The European Union has condemned Catholic Church "bigotry" over the use of condoms to fight HIV.
By Mukul Devichand
European Commissioner Poul Nielsen made his comments on the BBC's Panorama programme, broadcast on Sunday.
Mr Nielsen said: "They are hurting and bringing into great danger the lives of millions out there."
The Vatican says there is no such thing as safe sex
His comments were in response to a Vatican paper that claimed the HIV virus - which leads to Aids - can pass through latex condoms and cause infection.
The paper, published by Cardinal Alfonso Lopez Trujillo, president of the Vatican's Pontifical Council for the Family, backs up its claims with scientific references.

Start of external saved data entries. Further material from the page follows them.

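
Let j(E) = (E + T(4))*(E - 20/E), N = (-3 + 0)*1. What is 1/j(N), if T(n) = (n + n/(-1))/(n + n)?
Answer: -1/11 ≈ -0.090909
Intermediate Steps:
T(n) = 0 (T(n) = (n + n*(-1))/((2*n)) = (n - n)*(1/(2*n)) = 0*(1/(2*n)) = 0)
N = -3 (N = -3*1 = -3)
j(E) = E*(E - 20/E) (j(E) = (E + 0)*(E - 20/E) = E*(E - 20/E))
1/j(N) = 1/(-20 + (-3)²) = 1/(-20 + 9) = 1/(-11) = -1/11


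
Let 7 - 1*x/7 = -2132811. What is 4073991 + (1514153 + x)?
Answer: 20517870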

The Panorama team spent six months researching whether there was any truth behind Cardinal Trujillo's claims about condoms and HIV.
Cardinal Trujillo, who is known in the Vatican for his hard-line stance on contraception, told Panorama last year: "The Aids virus is roughly 450 times smaller than the sperm."

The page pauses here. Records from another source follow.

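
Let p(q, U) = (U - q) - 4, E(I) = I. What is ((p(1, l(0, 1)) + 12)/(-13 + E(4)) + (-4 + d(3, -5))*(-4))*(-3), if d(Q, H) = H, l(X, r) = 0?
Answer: -317/3 ≈ -105.67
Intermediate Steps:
p(q, U) = -4 + U - q
((p(1, l(0, 1)) + 12)/(-13 + E(4)) + (-4 + d(3, -5))*(-4))*(-3) = (((-4 + 0 - 1*1) + 12)/(-13 + 4) + (-4 - 5)*(-4))*(-3) = (((-4 + 0 - 1) + 12)/(-9) - 9*(-4))*(-3) = ((-5 + 12)*(-⅑) + 36)*(-3) = (7*(-⅑) + 36)*(-3) = (-7/9 + 36)*(-3) = (317/9)*(-3) = -317/3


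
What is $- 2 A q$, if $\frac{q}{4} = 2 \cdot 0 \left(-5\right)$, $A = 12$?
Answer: $0$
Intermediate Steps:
$q = 0$ ($q = 4 \cdot 2 \cdot 0 \left(-5\right) = 4 \cdot 0 \left(-5\right) = 4 \cdot 0 = 0$)
$- 2 A q = \left(-2\right) 12 \cdot 0 = \left(-24\right) 0 = 0$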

He said: "Scientists realise that there is a degree of uncertainty - it might be 15%, 18%, or 20%."
In his paper, Cardinal Trujillo argued that there could be "millions of leaking condoms".
He said there was no such thing as safe sex, adding that sex with condoms was like playing "Russian roulette" with Aids.
Cardinal Trujillo also argued that promoting family values would be more effective against HIV than condoms - giving Uganda as an example of a country where abstinence and monogamy had reduced HIV prevalence.
Despite intense opposition from pro-choice groups, the Vatican has refused to change its opposition to all forms of contraception.
The use of condoms to prevent HIV infection is also prohibited - despite considerable opposition from within the Church itself.
'Lack of love'
Mr Nielsen, EU Commissioner for Development and Humanitarian Aid, said: "This is where bigotry gets into the big discussion."
He condemned the Vatican's "lack of love for human beings" and "unwillingness to take their situation seriously".
Mr Nielsen said it forced people into "a terrible choice of abstinence or lose the blessing of the Church".
The Vatican refused to be interviewed for the programme.
But Bishop Rafael Llano Cifuentes, Auxiliary Bishop of Rio de Janeiro, told the programme "people are being deceived" by the message that condoms can prevent HIV infection.
He said: "The Church is a mother. What mother would allow her son to go on a plane if she knew there was a 15% chance it would crash?"